BELL, JOHN (1747–1798), artillerist, was the eldest son of a hatter at Carlisle, where he was born on 1 March 1747. His father ruined himself in attempts to discover the longitude. In 1765 Bell joined the artillery. He served at Gilbraltar and afterwards in England. He was at Southsea in 1782, and was an eye-witness of the foundering of the Royal George. He invented a plan for destroying the wreck, which was the same as one carried out by Colonel Pasley in 1839. He also invented the 'sunproof' for testing the soundness of guns, long in use in the royal arsenal; a 'gyn,' called by his name, and a petard, of which there is a model in the Woolwich laboratory; a crane for descending mines; and a harpoon for taking whales (for the last two of which he received premiums from the Society of Arts); and an apparatus for rescuing shipwrecked mariners, said to be identical with that afterwards devised by Captain Manby.
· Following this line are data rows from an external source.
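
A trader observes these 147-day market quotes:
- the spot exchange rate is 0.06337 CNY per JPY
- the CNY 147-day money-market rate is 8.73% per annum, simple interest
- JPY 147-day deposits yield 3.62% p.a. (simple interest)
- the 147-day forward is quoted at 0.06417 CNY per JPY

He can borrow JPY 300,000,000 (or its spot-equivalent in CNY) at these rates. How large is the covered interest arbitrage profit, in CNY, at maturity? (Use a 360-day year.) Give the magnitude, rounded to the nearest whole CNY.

T = 147/360 years.
Route A — deposit JPY, sell forward: 300,000,000 × 1.0147816667 × 0.06417 = CNY 19,535,561.87.
Route B — convert at spot, deposit CNY: 300,000,000 × 0.06337 × 1.0356475 = CNY 19,688,694.62.
The quoted forward undervalues JPY, so borrow JPY, convert to CNY at spot, deposit the CNY at 8.73%, and buy JPY forward at 0.06417 to cover the loan.
Arbitrage profit = |19,535,561.87 − 19,688,694.62| = CNY 153,133.

CNY 153,133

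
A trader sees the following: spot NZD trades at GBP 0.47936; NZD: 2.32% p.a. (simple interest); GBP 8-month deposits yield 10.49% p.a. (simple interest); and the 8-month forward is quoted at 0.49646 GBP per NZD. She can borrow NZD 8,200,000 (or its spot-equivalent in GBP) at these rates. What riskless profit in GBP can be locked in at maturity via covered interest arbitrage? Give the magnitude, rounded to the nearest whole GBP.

T = 8/12 years.
Keep in NZD, deliver into the forward: 8,200,000·1.015466667·0.49646 = GBP 4,133,936.37.
Swap to GBP now, deposit: 8,200,000·0.47936·1.069933333 = GBP 4,205,642.59.
The quoted forward undervalues NZD, so borrow NZD, convert to GBP at spot, deposit the GBP at 10.49%, and buy NZD forward at 0.49646 to cover the loan.
Profit = 4,205,642.59 − 4,133,936.37 = GBP 71,706.

GBP 71,706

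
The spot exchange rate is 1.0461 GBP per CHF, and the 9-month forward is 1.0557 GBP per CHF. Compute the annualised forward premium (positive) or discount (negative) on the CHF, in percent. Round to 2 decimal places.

+1.22%

T = 9/12 years.
(F − S)/S = (1.0557 − 1.0461)/1.0461 = 0.0091769.
Per annum: 0.0091769 / (9/12) = 0.012236 = 1.22%.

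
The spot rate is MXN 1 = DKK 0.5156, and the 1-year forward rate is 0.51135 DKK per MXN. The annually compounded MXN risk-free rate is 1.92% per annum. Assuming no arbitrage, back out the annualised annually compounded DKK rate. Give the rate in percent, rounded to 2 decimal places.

1.08%

T = 1 year.
By CIP, F/S equals the DKK-to-MXN growth ratio: 0.51135/0.5156 = 0.9917572.
The MXN side grows by (1 + 0.0192)^1 = 1.019200.
So the DKK growth factor = 1.0107989.
r = 1.0107989^(1/1) − 1 = 0.010799 → 1.08%.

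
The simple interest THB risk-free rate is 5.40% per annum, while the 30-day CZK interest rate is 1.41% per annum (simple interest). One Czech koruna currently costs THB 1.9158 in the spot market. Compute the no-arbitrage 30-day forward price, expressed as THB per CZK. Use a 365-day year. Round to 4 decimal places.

T = 30/365 years.
THB growth factor: 1 + 0.0540×30/365 = 1.0044384.
Growth of 1 CZK over T: 1 + 0.0141×30/365 = 1.0011589.
So F = 1.9158 × 1.0044384 / 1.0011589 = 1.922076 (THB/CZK).

1.9221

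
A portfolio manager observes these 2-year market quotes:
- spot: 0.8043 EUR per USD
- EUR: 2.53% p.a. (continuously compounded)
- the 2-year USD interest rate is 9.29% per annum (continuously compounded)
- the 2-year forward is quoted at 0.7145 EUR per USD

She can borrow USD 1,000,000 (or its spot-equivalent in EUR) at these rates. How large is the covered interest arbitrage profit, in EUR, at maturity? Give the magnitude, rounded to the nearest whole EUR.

T = 2 years.
Invest the USD and cover forward: 1,000,000 × 1.2041814 × 0.7145 = EUR 860,387.61.
Convert at spot and invest in EUR: 1,000,000 × 0.8043 × 1.05190205 = EUR 846,044.82.
The quoted forward overvalues USD, so borrow EUR, buy USD at spot, deposit the USD at 9.29%, and sell the proceeds forward at 0.7145.
Arbitrage profit = |860,387.61 − 846,044.82| = EUR 14,343.

EUR 14,343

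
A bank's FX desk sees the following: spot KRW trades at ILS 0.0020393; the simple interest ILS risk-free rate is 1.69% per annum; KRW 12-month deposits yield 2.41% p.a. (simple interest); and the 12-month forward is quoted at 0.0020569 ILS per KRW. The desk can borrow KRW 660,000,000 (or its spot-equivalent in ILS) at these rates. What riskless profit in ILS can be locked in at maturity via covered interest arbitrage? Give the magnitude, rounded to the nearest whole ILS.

T = 1 year.
Route A — deposit KRW, sell forward: 660,000,000 × 1.024100 × 0.0020569 = ILS 1,390,271.05.
Route B — convert at spot, deposit ILS: 660,000,000 × 0.0020393 × 1.016900 = ILS 1,368,684.35.
The quoted forward overvalues KRW, so borrow ILS, buy KRW at spot, deposit the KRW at 2.41%, and sell the proceeds forward at 0.0020569.
Arbitrage profit = |1,390,271.05 − 1,368,684.35| = ILS 21,587.

ILS 21,587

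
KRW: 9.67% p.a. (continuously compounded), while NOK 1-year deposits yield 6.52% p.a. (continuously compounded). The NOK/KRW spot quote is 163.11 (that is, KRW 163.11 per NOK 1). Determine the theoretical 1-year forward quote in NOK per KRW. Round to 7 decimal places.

0.0059407

T = 1 year.
KRW growth factor: e^(0.0967×1) = 1.1015299.
Growth of 1 NOK over T: e^(0.0652×1) = 1.0673725.
Forward (KRW per NOK) = 163.11 × 1.1015299 / 1.0673725 = 168.3297.
Quoted the other way: 1/168.3297 = 0.0059407 NOK per KRW.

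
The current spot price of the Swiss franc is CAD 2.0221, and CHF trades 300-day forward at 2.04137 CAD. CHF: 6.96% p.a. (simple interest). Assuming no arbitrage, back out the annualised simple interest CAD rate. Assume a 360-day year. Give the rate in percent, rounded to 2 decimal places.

T = 300/360 years.
F/S = 2.04137/2.0221 = 1.0095297 = (growth of CAD) / (growth of CHF).
The CHF side grows by 1 + 0.0696×300/360 = 1.058000.
So the CAD growth factor = 1.0680824.
r = (1.0680824 − 1)/(300/360) = 0.081699 → 8.17%.

8.17%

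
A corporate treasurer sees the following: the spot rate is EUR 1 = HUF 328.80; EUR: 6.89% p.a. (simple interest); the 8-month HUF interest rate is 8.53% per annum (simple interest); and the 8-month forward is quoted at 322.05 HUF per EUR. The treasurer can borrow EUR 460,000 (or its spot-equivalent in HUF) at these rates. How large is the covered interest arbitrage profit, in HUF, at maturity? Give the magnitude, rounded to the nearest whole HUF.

T = 8/12 years.
Keep in EUR, deliver into the forward: 460,000·1.04593333333·322.05 = HUF 154,947,701.80.
Swap to HUF now, deposit: 460,000·328.80·1.05686666667 = HUF 159,848,969.60.
The quoted forward undervalues EUR, so borrow EUR, convert to HUF at spot, deposit the HUF at 8.53%, and buy EUR forward at 322.05 to cover the loan.
Arbitrage profit = |154,947,701.80 − 159,848,969.60| = HUF 4,901,268.

HUF 4,901,268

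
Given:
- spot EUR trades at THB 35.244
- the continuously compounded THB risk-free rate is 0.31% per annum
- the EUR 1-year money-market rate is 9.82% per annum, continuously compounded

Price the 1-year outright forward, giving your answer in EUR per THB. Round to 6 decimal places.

0.031204

T = 1 year.
THB accumulates by e^(0.0031×1) = 1.0031048.
EUR accumulates by e^(0.0982×1) = 1.1031834.
Forward (THB per EUR) = 35.244 × 1.0031048 / 1.1031834 = 32.04673.
Invert for EUR per THB: 1 / 32.04673 = 0.031204.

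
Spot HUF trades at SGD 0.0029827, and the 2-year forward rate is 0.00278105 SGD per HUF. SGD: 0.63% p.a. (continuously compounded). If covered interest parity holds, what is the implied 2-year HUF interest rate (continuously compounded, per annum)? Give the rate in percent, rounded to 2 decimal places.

T = 2 years.
F/S = 0.00278105/0.0029827 = 0.9323935 = (growth of SGD) / (growth of HUF).
The SGD side grows by e^(0.0063×2) = 1.0126797.
So the HUF growth factor = 1.0861076.
Take logs: ln 1.0861076 / 2 = 0.041300, so 4.13%.

4.13%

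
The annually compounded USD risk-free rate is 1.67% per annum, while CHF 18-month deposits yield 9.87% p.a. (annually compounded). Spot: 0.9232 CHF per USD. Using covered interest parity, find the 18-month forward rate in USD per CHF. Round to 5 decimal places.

T = 18/12 years.
Growth of 1 CHF over T: (1 + 0.0987)^(18/12) = 1.1516452.
USD growth factor: (1 + 0.0167)^(18/12) = 1.0251543.
CIP: F = S · (grow CHF)/(grow USD) = 0.9232 × 1.1516452/1.0251543 = 1.037111 CHF per USD.
Quoted the other way: 1/1.037111 = 0.96422 USD per CHF.

0.96422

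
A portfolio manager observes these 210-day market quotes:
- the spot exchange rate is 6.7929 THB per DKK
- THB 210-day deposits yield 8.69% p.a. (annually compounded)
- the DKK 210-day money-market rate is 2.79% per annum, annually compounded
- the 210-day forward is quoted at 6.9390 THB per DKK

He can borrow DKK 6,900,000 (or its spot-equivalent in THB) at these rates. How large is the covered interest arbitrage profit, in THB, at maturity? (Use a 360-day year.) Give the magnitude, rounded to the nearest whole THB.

THB 551,781

T = 210/360 years.
Invest the DKK and cover forward: 6,900,000 × 1.0161816273 × 6.9390 = THB 48,653,861.75.
Convert at spot and invest in THB: 6,900,000 × 6.7929 × 1.0498097295 = THB 49,205,642.33.
The quoted forward undervalues DKK, so borrow DKK, convert to THB at spot, deposit the THB at 8.69%, and buy DKK forward at 6.9390 to cover the loan.
The gap between the two covered legs is THB 551,781.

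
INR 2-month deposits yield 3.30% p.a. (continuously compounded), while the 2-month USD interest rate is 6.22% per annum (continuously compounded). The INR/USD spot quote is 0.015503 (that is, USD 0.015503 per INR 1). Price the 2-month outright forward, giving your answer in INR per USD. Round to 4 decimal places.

64.1905

T = 2/12 years.
USD growth factor: e^(0.0622×2/12) = 1.01042059.
Growth of 1 INR over T: e^(0.0330×2/12) = 1.00551515.
CIP: F = S · (grow USD)/(grow INR) = 0.015503 × 1.01042059/1.00551515 = 0.015578632 USD per INR.
Quoted the other way: 1/0.015578632 = 64.1905 INR per USD.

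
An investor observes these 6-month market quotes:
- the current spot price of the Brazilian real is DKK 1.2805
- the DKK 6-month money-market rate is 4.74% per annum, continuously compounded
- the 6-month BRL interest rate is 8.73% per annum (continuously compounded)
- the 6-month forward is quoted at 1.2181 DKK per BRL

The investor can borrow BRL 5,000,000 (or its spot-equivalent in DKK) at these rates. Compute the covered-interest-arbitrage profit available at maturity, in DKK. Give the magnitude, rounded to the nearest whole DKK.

T = 6/12 years.
Route A — deposit BRL, sell forward: 5,000,000 × 1.044616675 × 1.2181 = DKK 6,362,237.86.
Route B — convert at spot, deposit DKK: 5,000,000 × 1.2805 × 1.023983077 = DKK 6,556,051.65.
The quoted forward undervalues BRL, so borrow BRL, convert to DKK at spot, deposit the DKK at 4.74%, and buy BRL forward at 1.2181 to cover the loan.
The gap between the two covered legs is DKK 193,814.

DKK 193,814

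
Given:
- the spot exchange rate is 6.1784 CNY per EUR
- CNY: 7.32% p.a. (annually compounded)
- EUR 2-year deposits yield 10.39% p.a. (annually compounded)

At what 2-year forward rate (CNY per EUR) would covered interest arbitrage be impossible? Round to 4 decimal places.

T = 2 years.
Growth of 1 CNY over T: (1 + 0.0732)^2 = 1.1517582.
EUR accumulates by (1 + 0.1039)^2 = 1.2185952.
Forward (CNY per EUR) = 6.1784 × 1.1517582 / 1.2185952 = 5.839530.

5.8395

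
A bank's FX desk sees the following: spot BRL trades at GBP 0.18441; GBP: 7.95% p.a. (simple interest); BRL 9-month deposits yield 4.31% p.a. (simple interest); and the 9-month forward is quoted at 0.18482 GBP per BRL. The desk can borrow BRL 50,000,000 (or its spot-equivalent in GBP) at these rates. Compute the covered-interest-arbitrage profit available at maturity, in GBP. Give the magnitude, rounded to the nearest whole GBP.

GBP 230,557

T = 9/12 years.
Invest the BRL and cover forward: 50,000,000 × 1.032325 × 0.18482 = GBP 9,539,715.33.
Convert at spot and invest in GBP: 50,000,000 × 0.18441 × 1.059625 = GBP 9,770,272.31.
The quoted forward undervalues BRL, so borrow BRL, convert to GBP at spot, deposit the GBP at 7.95%, and buy BRL forward at 0.18482 to cover the loan.
Arbitrage profit = |9,539,715.33 − 9,770,272.31| = GBP 230,557.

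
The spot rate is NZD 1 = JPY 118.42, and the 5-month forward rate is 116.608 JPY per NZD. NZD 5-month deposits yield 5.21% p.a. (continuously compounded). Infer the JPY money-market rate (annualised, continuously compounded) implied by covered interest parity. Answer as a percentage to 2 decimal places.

T = 5/12 years.
F/S = 116.608/118.42 = 0.9846985 = (growth of JPY) / (growth of NZD).
The NZD side grows by e^(0.0521×5/12) = 1.0219457.
So the JPY growth factor = 1.0063084.
Take logs: ln 1.0063084 / (5/12) = 0.015093, so 1.51%.

1.51%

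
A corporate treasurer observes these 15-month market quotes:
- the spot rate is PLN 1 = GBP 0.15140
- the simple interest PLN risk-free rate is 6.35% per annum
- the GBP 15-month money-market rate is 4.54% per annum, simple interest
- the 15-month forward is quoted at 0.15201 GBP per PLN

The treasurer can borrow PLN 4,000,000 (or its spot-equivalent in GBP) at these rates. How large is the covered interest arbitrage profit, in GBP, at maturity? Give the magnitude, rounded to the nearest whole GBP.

GBP 16,335

T = 15/12 years.
Invest the PLN and cover forward: 4,000,000 × 1.079375 × 0.15201 = GBP 656,303.18.
Convert at spot and invest in GBP: 4,000,000 × 0.15140 × 1.056750 = GBP 639,967.80.
The quoted forward overvalues PLN, so borrow GBP, buy PLN at spot, deposit the PLN at 6.35%, and sell the proceeds forward at 0.15201.
Profit = 656,303.18 − 639,967.80 = GBP 16,335.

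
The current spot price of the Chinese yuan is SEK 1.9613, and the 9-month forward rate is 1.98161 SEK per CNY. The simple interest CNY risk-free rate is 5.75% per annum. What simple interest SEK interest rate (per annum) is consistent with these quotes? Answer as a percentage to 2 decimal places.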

For this he received a premium from the Society of Arts of fifty guineas, and in 1815 the House of Commons voted 500l. to his daughter (Mrs. Whitfield) in recognition of the same invention. In 1793 the Duke of Richmond gave him a commission as second-lieutenant in the artillery, and in 1794 he was promoted to a first-lieutenancy. He was employed in a secret expedition for the destruction of the Dutch fleet in the Texel, which was abandoned.

He died of apoplexy at Queensborough on 1 June 1798, whilst engaged in fitting out fire-ships.

[United Services Journal, April 1849; Society of Arts' Transactions (1897), vol. xxv., where there is an engraving of his apparatus for wrecks.]